The characters weren’t that inspiring either. Thanks to Resident Evil and The Fifth Element, Milla Jovovich can do this kind of stuff in her sleep-and I think she did. Cameron Bright does his creepy kid thing and the background players are more or less made of a collection of no-name sword meat. The only person that shows any sign of life is Nick Chinlund hamming it up as the villain, at least he seemed to understand what kind of movie this was.
Forget plot and character though, even the fight scenes were dry. There were times that Violet could take out an entire battalion of guys with a simple 360 degree swish of her sword, yet other times it took her five minutes to dispatch three or four inept guards. The big motorcycle chase was also less than underwhelming, thanks to sub-par visual effects. Seriously you can see better stuff playing your Xbox 360.
“Seriously, you can see better stuff playing your Xbox 360.”
I give a thumbs up to the production design though, so at least the film looked great. I loved the building that was shaped like a bio-hazard symbol and the foot soldiers outfitted with long cloaks and gas masks, like futuristic variations on World War I troops protected against Mustard gas attacks.
As I think more about the movie I seem to be developing a vague idea of what Wimmer was trying to accomplish, and usually I think having more ideas in a movie than not enough, but the movie is far too busy for its own good. Perhaps if the movie was made longer and the plot points had more of an opportunity to breath and sink in, the movie wouldn’t be such a mess.

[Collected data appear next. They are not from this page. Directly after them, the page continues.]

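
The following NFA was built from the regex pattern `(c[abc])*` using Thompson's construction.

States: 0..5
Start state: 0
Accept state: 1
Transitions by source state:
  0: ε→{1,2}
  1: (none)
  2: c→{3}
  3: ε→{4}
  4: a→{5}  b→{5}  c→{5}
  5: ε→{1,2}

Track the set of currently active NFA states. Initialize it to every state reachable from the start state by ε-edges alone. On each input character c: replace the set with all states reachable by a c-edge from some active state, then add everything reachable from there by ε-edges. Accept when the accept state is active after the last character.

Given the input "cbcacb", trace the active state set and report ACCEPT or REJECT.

Answer: ACCEPT

Derivation:
S₀ = ε-closure({0}) = {0,1,2}
'c' @ 1: {3,4}
'b' @ 2: {1,2,5}  [accepting]
'c' @ 3: {3,4}
'a' @ 4: {1,2,5}  [accepting]
'c' @ 5: {3,4}
'b' @ 6: {1,2,5}  [accepting]
after full input: {1,2,5}  (accept=1 in)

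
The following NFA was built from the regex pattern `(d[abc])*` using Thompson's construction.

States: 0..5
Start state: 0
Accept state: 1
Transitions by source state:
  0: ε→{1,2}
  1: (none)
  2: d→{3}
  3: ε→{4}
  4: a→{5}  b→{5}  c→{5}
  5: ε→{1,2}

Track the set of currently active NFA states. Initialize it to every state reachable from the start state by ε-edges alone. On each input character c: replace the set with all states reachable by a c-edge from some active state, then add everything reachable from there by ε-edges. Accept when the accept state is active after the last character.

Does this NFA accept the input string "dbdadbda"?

Answer: ACCEPT

Steps:
start: ε-closure({0}) = {0,1,2}
'd' @ 1: {3,4}
'b' @ 2: {1,2,5}  [accepting]
'd' @ 3: {3,4}
'a' @ 4: {1,2,5}  [accepting]
'd' @ 5: {3,4}
'b' @ 6: {1,2,5}  [accepting]
'd' @ 7: {3,4}
'a' @ 8: {1,2,5}  [accepting]
after full input: {1,2,5}  (accept=1 in)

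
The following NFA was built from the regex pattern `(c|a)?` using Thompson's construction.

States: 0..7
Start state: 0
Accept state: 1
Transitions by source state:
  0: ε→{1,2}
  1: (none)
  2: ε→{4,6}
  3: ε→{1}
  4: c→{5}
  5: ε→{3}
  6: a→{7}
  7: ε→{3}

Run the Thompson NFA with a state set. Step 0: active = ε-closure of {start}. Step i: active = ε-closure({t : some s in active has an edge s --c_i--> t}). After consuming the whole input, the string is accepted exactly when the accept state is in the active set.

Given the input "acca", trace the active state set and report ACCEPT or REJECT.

start: ε-closure({0}) = {0,1,2,4,6}
'a' @ 1: {1,3,7}  ✓accept
'c' @ 2: {}  — dead — no transitions
rest 'ca' ignored (set empty)
after full input: {}  (accept=1 not in)

Answer: REJECT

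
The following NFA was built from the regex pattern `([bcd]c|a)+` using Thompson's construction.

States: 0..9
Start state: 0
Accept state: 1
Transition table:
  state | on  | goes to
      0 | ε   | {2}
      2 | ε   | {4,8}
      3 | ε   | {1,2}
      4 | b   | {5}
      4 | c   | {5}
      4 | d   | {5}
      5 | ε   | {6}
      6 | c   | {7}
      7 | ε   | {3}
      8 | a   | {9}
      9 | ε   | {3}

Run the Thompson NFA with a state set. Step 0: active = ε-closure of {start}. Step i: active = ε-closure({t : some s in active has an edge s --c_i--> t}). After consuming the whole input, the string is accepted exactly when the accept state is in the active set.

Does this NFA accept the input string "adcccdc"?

start: ε-closure({0}) = {0,2,4,8}
'a' @ 1: {1,2,3,4,8,9}  [accepting]
'd' @ 2: {5,6}
'c' @ 3: {1,2,3,4,7,8}  [accepting]
'c' @ 4: {5,6}
'c' @ 5: {1,2,3,4,7,8}  [accepting]
'd' @ 6: {5,6}
'c' @ 7: {1,2,3,4,7,8}  [accepting]
end set {1,2,3,4,7,8} — state 1 in

Answer: ACCEPT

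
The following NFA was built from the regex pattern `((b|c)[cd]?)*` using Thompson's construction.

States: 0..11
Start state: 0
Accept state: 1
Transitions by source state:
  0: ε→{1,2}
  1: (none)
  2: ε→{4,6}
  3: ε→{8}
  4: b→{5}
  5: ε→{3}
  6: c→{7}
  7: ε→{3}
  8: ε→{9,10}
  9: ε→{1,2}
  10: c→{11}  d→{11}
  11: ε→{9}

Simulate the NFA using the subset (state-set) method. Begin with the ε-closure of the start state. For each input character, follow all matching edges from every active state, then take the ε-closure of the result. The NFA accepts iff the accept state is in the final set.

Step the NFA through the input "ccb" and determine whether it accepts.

initial (ε-close {0}): {0,1,2,4,6}
'c' @ 1: {1,2,3,4,6,7,8,9,10}  (accept∈set)
'c' @ 2: {1,2,3,4,6,7,8,9,10,11}  (accept∈set)
'b' @ 3: {1,2,3,4,5,6,8,9,10}  (accept∈set)
end set {1,2,3,4,5,6,8,9,10} — state 1 in

Answer: ACCEPT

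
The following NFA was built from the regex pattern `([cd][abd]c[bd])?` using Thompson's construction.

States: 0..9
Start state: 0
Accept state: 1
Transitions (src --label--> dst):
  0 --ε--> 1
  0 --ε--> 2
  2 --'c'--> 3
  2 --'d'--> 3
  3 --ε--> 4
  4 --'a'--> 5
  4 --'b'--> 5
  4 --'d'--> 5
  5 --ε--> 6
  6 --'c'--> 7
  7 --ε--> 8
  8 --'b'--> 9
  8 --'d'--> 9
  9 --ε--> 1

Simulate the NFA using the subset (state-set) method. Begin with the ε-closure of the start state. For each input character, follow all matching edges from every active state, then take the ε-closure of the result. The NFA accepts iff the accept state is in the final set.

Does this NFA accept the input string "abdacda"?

Answer: REJECT

Steps:
start: ε-closure({0}) = {0,1,2}
'a' @ 1: {}  — no active states
rest 'bdacda' ignored (set empty)
after full input: {}  (accept=1 not in)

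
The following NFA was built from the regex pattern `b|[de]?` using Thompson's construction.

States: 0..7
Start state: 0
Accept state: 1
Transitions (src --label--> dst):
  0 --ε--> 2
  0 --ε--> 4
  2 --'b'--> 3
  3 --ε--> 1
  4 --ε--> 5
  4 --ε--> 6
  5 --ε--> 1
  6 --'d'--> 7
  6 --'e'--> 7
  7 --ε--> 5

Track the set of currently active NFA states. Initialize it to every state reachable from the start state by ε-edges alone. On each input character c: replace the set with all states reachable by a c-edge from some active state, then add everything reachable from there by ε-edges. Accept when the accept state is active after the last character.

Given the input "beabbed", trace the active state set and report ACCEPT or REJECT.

Answer: REJECT

Derivation:
S₀ = ε-closure({0}) = {0,1,2,4,5,6}
'b' @ 1: {1,3}  (accept∈set)
'e' @ 2: {}  — no active states
rest 'abbed' ignored (set empty)
after full input: {}  (accept=1 not in)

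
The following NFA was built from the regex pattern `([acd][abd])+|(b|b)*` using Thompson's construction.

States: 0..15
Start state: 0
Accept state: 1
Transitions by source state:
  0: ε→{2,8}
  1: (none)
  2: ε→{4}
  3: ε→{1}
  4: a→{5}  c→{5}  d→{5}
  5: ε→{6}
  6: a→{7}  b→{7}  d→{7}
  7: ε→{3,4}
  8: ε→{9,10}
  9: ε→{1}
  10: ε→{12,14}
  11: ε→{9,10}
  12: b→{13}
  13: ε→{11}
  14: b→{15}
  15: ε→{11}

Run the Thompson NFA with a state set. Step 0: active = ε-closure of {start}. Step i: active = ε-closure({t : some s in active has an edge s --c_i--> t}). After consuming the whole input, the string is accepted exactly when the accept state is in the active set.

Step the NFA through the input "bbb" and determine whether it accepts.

S₀ = ε-closure({0}) = {0,1,2,4,8,9,10,12,14}
'b' @ 1: {1,9,10,11,12,13,14,15}  [accepting]
'b' @ 2: {1,9,10,11,12,13,14,15}  [accepting]
'b' @ 3: {1,9,10,11,12,13,14,15}  [accepting]
after full input: {1,9,10,11,12,13,14,15}  (accept=1 in)

Answer: ACCEPT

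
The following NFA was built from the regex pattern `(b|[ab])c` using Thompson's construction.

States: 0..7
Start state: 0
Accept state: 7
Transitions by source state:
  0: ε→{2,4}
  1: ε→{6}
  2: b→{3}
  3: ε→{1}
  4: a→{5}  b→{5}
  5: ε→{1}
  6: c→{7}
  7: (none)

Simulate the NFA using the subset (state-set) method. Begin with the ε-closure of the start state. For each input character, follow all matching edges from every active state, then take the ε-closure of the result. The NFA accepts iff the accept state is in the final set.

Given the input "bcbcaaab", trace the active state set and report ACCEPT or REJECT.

initial (ε-close {0}): {0,2,4}
'b' @ 1: {1,3,5,6}
'c' @ 2: {7}  ✓accept
'b' @ 3: {}  — dead — no transitions
rest 'caaab' ignored (set empty)
final: {}; accept 7 not in set

Answer: REJECT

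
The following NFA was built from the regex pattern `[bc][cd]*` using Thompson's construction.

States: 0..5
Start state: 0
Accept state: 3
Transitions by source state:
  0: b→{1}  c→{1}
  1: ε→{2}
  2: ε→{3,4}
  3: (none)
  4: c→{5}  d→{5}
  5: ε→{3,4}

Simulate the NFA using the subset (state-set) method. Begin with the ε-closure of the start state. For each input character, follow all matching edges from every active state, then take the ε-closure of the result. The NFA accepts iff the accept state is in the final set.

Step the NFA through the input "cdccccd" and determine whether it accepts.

Answer: ACCEPT

Steps:
initial (ε-close {0}): {0}
'c' @ 1: {1,2,3,4}  ✓accept
'd' @ 2: {3,4,5}  ✓accept
'c' @ 3: {3,4,5}  ✓accept
'c' @ 4: {3,4,5}  ✓accept
'c' @ 5: {3,4,5}  ✓accept
'c' @ 6: {3,4,5}  ✓accept
'd' @ 7: {3,4,5}  ✓accept
end set {3,4,5} — state 3 in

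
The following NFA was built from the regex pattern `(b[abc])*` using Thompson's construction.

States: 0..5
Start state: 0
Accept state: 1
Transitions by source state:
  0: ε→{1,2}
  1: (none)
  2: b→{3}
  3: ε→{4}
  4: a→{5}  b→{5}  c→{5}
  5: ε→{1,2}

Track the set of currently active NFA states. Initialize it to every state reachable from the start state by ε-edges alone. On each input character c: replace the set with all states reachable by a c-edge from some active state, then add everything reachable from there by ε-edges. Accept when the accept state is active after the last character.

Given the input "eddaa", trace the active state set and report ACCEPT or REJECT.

S₀ = ε-closure({0}) = {0,1,2}
'e' @ 1: {}  — state set empty
rest 'ddaa' ignored (set empty)
after full input: {}  (accept=1 not in)

Answer: REJECT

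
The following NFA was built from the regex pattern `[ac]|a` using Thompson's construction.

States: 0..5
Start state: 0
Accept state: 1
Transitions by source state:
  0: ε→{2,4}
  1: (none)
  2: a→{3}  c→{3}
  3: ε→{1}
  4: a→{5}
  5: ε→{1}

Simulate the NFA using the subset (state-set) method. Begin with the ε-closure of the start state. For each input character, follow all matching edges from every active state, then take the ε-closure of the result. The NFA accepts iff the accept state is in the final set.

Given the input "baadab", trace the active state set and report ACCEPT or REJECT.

start: ε-closure({0}) = {0,2,4}
'b' @ 1: {}  — no active states
rest 'aadab' ignored (set empty)
after full input: {}  (accept=1 not in)

Answer: REJECT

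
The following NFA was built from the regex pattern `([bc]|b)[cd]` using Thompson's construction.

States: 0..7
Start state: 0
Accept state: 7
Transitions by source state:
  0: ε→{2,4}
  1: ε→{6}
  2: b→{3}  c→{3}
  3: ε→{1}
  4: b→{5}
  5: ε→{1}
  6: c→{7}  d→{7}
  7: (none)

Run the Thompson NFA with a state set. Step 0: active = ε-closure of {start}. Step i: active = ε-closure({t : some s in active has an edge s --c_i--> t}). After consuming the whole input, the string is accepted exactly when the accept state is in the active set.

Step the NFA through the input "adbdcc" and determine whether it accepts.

S₀ = ε-closure({0}) = {0,2,4}
'a' @ 1: {}  — dead — no transitions
rest 'dbdcc' ignored (set empty)
after full input: {}  (accept=7 not in)

Answer: REJECT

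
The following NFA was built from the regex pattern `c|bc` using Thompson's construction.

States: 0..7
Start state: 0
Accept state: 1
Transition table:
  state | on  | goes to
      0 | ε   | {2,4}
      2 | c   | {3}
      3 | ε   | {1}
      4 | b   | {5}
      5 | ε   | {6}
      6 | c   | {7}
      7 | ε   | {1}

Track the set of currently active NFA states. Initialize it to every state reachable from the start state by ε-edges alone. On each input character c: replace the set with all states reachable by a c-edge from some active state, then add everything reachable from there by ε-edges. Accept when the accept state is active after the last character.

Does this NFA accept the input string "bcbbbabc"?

Answer: REJECT

Steps:
start: ε-closure({0}) = {0,2,4}
'b' @ 1: {5,6}
'c' @ 2: {1,7}  (accept∈set)
'b' @ 3: {}  — state set empty
rest 'bbabc' ignored (set empty)
end set {} — state 1 not in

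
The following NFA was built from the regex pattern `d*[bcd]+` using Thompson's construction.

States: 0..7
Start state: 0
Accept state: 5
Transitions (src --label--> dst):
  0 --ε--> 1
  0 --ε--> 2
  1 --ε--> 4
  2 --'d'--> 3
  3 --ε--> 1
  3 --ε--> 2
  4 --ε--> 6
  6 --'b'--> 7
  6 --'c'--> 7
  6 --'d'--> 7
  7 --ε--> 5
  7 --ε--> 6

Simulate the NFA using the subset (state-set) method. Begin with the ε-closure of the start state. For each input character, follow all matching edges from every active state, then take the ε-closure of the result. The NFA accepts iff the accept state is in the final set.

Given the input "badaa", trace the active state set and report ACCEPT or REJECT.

start: ε-closure({0}) = {0,1,2,4,6}
'b' @ 1: {5,6,7}  [accepting]
'a' @ 2: {}  — dead — no transitions
rest 'daa' ignored (set empty)
final: {}; accept 5 not in set

Answer: REJECT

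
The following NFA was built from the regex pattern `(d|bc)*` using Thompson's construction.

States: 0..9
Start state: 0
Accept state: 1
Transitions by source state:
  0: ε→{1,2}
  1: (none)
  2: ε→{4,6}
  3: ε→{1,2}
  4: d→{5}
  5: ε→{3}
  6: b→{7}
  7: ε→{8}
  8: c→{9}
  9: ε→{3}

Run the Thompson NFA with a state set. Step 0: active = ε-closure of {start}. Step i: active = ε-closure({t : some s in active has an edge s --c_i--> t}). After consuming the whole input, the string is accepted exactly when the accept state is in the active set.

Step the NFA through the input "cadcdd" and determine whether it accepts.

Answer: REJECT

Derivation:
initial (ε-close {0}): {0,1,2,4,6}
'c' @ 1: {}  — no active states
rest 'adcdd' ignored (set empty)
end set {} — state 1 not in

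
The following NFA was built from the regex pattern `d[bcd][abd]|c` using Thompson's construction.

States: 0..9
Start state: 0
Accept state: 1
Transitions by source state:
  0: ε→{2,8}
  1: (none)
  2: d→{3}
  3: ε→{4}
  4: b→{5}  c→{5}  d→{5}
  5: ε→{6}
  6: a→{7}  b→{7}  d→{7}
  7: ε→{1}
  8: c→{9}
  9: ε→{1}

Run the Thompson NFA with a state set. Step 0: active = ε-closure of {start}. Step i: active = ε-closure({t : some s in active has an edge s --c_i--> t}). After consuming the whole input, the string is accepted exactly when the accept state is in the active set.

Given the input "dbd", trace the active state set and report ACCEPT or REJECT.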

Or if the filmmakers took some time to explain things more plainly and not just drop us in a unfamiliar world and expect us to follow along. It’s another thing that Ultraviolet has in common with Underworld, a seemingly inability or unwillingness to fill in the blanks of the story. For example, there’s no reason given why the colour of Violet’s costume keeps changing or why the Hemophages, who are obviously supposed to be vampires, are never seen drinking blood. (This is a disturbing trend in vampire movies by the way.)